Module 2 : Cloudy With a Chance of Meatballs


Module 2
Cloudy With a Chance of Meatballs

Reference
Barrett, J. (1978). Cloudy with a chance of meatballs. New York, NY: Simon & Schuster.

Summary
After fixing breakfast one morning, Grandpa tells a story to his grandchildren about a land where the food rains from the sky everyday. No one has to cook, order food, or grow any food. Everyone eats the same thing. However, one day the sky does not stop raining and too much food floods the town. The residents build rafts from leftover food and sail away to a new land.

What I Think
 This hilarious story tells the story about a far away land where the sky rains food every day. No one has to cook anything but one day the sky doesn't stop raining food. The pictures are clever with small details to entertain adults and children. For example, the local restaurant has no cover, no minimum, and it is always open (since there is no roof on the building). The story is funny but takes a dramatic twist when the sky doesn't stop running food and the town becomes flooded with leftovers like giant pancakes as big as a house.
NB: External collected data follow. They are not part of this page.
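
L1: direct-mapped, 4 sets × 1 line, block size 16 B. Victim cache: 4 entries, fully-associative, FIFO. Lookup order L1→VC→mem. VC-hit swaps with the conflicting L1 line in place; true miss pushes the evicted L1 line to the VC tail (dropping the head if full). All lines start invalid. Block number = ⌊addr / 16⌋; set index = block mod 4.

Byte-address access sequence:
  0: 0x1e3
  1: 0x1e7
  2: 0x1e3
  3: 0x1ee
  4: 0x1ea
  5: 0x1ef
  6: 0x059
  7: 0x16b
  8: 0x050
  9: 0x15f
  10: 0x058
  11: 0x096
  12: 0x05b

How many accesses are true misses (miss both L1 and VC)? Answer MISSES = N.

0: 0x1e3 (blk 30, set 2) → MISS  vc=[]
1: 0x1e7 (blk 30, set 2) → L1-HIT  vc=[]
2: 0x1e3 (blk 30, set 2) → L1-HIT  vc=[]
3: 0x1ee (blk 30, set 2) → L1-HIT  vc=[]
4: 0x1ea (blk 30, set 2) → L1-HIT  vc=[]
5: 0x1ef (blk 30, set 2) → L1-HIT  vc=[]
6: 0x59 (blk 5, set 1) → MISS  vc=[]
7: 0x16b (blk 22, set 2) → MISS  vc=[30]
8: 0x50 (blk 5, set 1) → L1-HIT  vc=[30]
9: 0x15f (blk 21, set 1) → MISS  vc=[30, 5]
10: 0x58 (blk 5, set 1) → VC-HIT  vc=[30, 21]
11: 0x96 (blk 9, set 1) → MISS  vc=[30, 21, 5]
12: 0x5b (blk 5, set 1) → VC-HIT  vc=[30, 21, 9]

MISSES = 5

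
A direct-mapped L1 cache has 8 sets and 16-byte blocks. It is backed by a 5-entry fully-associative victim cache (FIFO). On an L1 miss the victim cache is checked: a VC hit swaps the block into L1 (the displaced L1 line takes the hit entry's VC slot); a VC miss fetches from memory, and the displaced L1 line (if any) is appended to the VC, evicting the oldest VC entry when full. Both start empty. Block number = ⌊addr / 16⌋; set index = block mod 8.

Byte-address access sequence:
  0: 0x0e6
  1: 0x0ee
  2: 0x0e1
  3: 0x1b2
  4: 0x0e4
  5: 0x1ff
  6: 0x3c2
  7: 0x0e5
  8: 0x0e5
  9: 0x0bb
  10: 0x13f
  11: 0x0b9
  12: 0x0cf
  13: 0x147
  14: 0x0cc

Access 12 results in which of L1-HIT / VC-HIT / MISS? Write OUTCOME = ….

#0 0xe6→b14/s6 MISS; vc=[]
#1 0xee→b14/s6 L1-HIT; vc=[]
#2 0xe1→b14/s6 L1-HIT; vc=[]
#3 0x1b2→b27/s3 MISS; vc=[]
#4 0xe4→b14/s6 L1-HIT; vc=[]
#5 0x1ff→b31/s7 MISS; vc=[]
#6 0x3c2→b60/s4 MISS; vc=[]
#7 0xe5→b14/s6 L1-HIT; vc=[]
#8 0xe5→b14/s6 L1-HIT; vc=[]
#9 0xbb→b11/s3 MISS; vc=[27]
#10 0x13f→b19/s3 MISS; vc=[27,11]
#11 0xb9→b11/s3 VC-HIT; vc=[27,19]
#12 0xcf→b12/s4 MISS; vc=[27,19,60]
#13 0x147→b20/s4 MISS; vc=[27,19,60,12]
#14 0xcc→b12/s4 VC-HIT; vc=[27,19,60,20]

OUTCOME = MISS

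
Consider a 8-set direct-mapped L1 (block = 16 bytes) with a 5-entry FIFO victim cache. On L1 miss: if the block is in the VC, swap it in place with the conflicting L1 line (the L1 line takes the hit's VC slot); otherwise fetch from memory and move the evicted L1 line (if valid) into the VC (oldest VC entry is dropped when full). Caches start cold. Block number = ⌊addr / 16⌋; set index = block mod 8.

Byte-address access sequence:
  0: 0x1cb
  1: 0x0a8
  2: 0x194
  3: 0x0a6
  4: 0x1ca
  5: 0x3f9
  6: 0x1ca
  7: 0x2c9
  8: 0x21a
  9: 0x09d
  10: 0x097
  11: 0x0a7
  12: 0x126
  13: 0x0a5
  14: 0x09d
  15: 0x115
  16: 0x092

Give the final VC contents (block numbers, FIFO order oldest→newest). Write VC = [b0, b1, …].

0: 0x1cb (blk 28, set 4) → MISS  vc=[]
1: 0xa8 (blk 10, set 2) → MISS  vc=[]
2: 0x194 (blk 25, set 1) → MISS  vc=[]
3: 0xa6 (blk 10, set 2) → L1-HIT  vc=[]
4: 0x1ca (blk 28, set 4) → L1-HIT  vc=[]
5: 0x3f9 (blk 63, set 7) → MISS  vc=[]
6: 0x1ca (blk 28, set 4) → L1-HIT  vc=[]
7: 0x2c9 (blk 44, set 4) → MISS  vc=[28]
8: 0x21a (blk 33, set 1) → MISS  vc=[28, 25]
9: 0x9d (blk 9, set 1) → MISS  vc=[28, 25, 33]
10: 0x97 (blk 9, set 1) → L1-HIT  vc=[28, 25, 33]
11: 0xa7 (blk 10, set 2) → L1-HIT  vc=[28, 25, 33]
12: 0x126 (blk 18, set 2) → MISS  vc=[28, 25, 33, 10]
13: 0xa5 (blk 10, set 2) → VC-HIT  vc=[28, 25, 33, 18]
14: 0x9d (blk 9, set 1) → L1-HIT  vc=[28, 25, 33, 18]
15: 0x115 (blk 17, set 1) → MISS  vc=[28, 25, 33, 18, 9]
16: 0x92 (blk 9, set 1) → VC-HIT  vc=[28, 25, 33, 18, 17]

VC = [28, 25, 33, 18, 17]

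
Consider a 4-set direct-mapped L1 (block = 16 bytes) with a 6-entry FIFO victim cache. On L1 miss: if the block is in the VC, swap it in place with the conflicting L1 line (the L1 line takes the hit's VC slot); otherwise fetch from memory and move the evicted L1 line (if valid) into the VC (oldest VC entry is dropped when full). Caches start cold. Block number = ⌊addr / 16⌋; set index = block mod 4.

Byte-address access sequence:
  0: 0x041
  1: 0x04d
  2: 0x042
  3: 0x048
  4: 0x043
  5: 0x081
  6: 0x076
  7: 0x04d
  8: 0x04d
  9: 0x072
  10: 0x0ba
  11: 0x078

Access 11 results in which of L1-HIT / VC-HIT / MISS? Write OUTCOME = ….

OUTCOME = VC-HIT

0: 0x41 (blk 4, set 0) → MISS  vc=[]
1: 0x4d (blk 4, set 0) → L1-HIT  vc=[]
2: 0x42 (blk 4, set 0) → L1-HIT  vc=[]
3: 0x48 (blk 4, set 0) → L1-HIT  vc=[]
4: 0x43 (blk 4, set 0) → L1-HIT  vc=[]
5: 0x81 (blk 8, set 0) → MISS  vc=[4]
6: 0x76 (blk 7, set 3) → MISS  vc=[4]
7: 0x4d (blk 4, set 0) → VC-HIT  vc=[8]
8: 0x4d (blk 4, set 0) → L1-HIT  vc=[8]
9: 0x72 (blk 7, set 3) → L1-HIT  vc=[8]
10: 0xba (blk 11, set 3) → MISS  vc=[8, 7]
11: 0x78 (blk 7, set 3) → VC-HIT  vc=[8, 11]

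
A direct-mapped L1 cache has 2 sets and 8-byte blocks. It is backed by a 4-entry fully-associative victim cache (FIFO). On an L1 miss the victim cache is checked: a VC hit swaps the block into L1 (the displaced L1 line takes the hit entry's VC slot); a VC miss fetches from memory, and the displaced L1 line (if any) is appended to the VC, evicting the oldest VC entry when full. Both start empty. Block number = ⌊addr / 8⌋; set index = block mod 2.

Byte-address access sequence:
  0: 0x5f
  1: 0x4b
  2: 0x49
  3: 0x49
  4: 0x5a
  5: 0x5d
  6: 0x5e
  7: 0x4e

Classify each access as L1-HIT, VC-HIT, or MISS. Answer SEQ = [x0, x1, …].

0: 0x5f (blk 11, set 1) → MISS  vc=[]
1: 0x4b (blk 9, set 1) → MISS  vc=[11]
2: 0x49 (blk 9, set 1) → L1-HIT  vc=[11]
3: 0x49 (blk 9, set 1) → L1-HIT  vc=[11]
4: 0x5a (blk 11, set 1) → VC-HIT  vc=[9]
5: 0x5d (blk 11, set 1) → L1-HIT  vc=[9]
6: 0x5e (blk 11, set 1) → L1-HIT  vc=[9]
7: 0x4e (blk 9, set 1) → VC-HIT  vc=[11]

SEQ = [MISS, MISS, L1-HIT, L1-HIT, VC-HIT, L1-HIT, L1-HIT, VC-HIT]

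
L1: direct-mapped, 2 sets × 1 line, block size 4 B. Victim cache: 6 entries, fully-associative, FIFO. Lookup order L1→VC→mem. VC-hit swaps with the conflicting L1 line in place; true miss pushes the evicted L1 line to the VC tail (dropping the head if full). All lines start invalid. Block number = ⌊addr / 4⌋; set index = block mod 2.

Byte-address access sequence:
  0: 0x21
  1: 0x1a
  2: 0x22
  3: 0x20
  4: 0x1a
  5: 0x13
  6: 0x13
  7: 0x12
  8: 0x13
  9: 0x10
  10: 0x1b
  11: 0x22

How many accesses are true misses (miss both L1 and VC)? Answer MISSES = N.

  [0] addr=0x21 blk=8 s=0: MISS | VC []
  [1] addr=0x1a blk=6 s=0: MISS | VC [8]
  [2] addr=0x22 blk=8 s=0: VC-HIT | VC [6]
  [3] addr=0x20 blk=8 s=0: L1-HIT | VC [6]
  [4] addr=0x1a blk=6 s=0: VC-HIT | VC [8]
  [5] addr=0x13 blk=4 s=0: MISS | VC [8, 6]
  [6] addr=0x13 blk=4 s=0: L1-HIT | VC [8, 6]
  [7] addr=0x12 blk=4 s=0: L1-HIT | VC [8, 6]
  [8] addr=0x13 blk=4 s=0: L1-HIT | VC [8, 6]
  [9] addr=0x10 blk=4 s=0: L1-HIT | VC [8, 6]
  [10] addr=0x1b blk=6 s=0: VC-HIT | VC [8, 4]
  [11] addr=0x22 blk=8 s=0: VC-HIT | VC [6, 4]

MISSES = 3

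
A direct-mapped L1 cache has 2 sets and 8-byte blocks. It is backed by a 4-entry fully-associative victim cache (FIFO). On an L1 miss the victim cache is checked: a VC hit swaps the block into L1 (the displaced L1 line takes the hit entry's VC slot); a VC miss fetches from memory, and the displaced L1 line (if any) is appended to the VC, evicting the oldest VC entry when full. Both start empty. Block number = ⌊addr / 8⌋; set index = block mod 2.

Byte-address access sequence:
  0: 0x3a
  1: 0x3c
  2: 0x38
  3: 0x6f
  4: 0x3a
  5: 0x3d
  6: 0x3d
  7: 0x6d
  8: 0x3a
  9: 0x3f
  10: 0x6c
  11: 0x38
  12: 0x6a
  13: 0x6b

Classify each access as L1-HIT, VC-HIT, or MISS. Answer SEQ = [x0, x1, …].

SEQ = [MISS, L1-HIT, L1-HIT, MISS, VC-HIT, L1-HIT, L1-HIT, VC-HIT, VC-HIT, L1-HIT, VC-HIT, VC-HIT, VC-HIT, L1-HIT]

0: 0x3a (blk 7, set 1) → MISS  vc=[]
1: 0x3c (blk 7, set 1) → L1-HIT  vc=[]
2: 0x38 (blk 7, set 1) → L1-HIT  vc=[]
3: 0x6f (blk 13, set 1) → MISS  vc=[7]
4: 0x3a (blk 7, set 1) → VC-HIT  vc=[13]
5: 0x3d (blk 7, set 1) → L1-HIT  vc=[13]
6: 0x3d (blk 7, set 1) → L1-HIT  vc=[13]
7: 0x6d (blk 13, set 1) → VC-HIT  vc=[7]
8: 0x3a (blk 7, set 1) → VC-HIT  vc=[13]
9: 0x3f (blk 7, set 1) → L1-HIT  vc=[13]
10: 0x6c (blk 13, set 1) → VC-HIT  vc=[7]
11: 0x38 (blk 7, set 1) → VC-HIT  vc=[13]
12: 0x6a (blk 13, set 1) → VC-HIT  vc=[7]
13: 0x6b (blk 13, set 1) → L1-HIT  vc=[7]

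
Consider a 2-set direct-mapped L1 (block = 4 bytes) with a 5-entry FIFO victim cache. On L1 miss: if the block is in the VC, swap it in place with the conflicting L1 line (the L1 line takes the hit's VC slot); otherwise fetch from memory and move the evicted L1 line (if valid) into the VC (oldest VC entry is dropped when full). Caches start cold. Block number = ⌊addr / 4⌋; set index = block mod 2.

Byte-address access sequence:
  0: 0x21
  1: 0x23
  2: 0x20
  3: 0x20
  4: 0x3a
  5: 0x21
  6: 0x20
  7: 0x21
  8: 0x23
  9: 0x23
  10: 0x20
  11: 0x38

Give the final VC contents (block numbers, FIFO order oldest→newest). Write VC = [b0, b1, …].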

The residents use the food to sail away and find a new land where it snows (mashed potatoes?) and the sky is sunny (sunny side-up).

What Others Think
This story is a gratifying, if lightweight, dish of foolishness. Its aim is for laughs -- and it gets them, through sight gags for both kids and adults, humor presented in the deadpan tones of an old-style weather forecast ("Dinner one night consisted of lamb chops, becoming heavy at times, with occasional ketchup"), and the sheer preposterousness of events. Don't look for hidden depths here; the story lives on the surface, and as slapstick it works just fine.
The text rambles at times: Almost half of a class of 6-year-olds was looking out the window as a read-aloud neared its finish, and the librarian was delivering a bright reading at that. "Too long," groaned one child. The illustrations look like something found in a turn-of-the-century magazine, with their hectic line work and wealth of details. It has a bit of science fiction too: Those giant T-bones could easily have come from a spaceship. Lewis, P. (2013). Retrieved from: http://www.commonsensemedia.org/book-reviews/cloudy-with-a-chance-of-meatballs

Ideas
A cooking exercise with a small group of children would be fun while eating snacks together and talking about what it would be like everyday if their snacks rain from the sky. This book encourages the imagination to wander and imagine food as houses or sailboats. Activities could include building a gingerbread house or making a city out of gumdrops, lollipops, and other small snacks that are fun to eat and build with.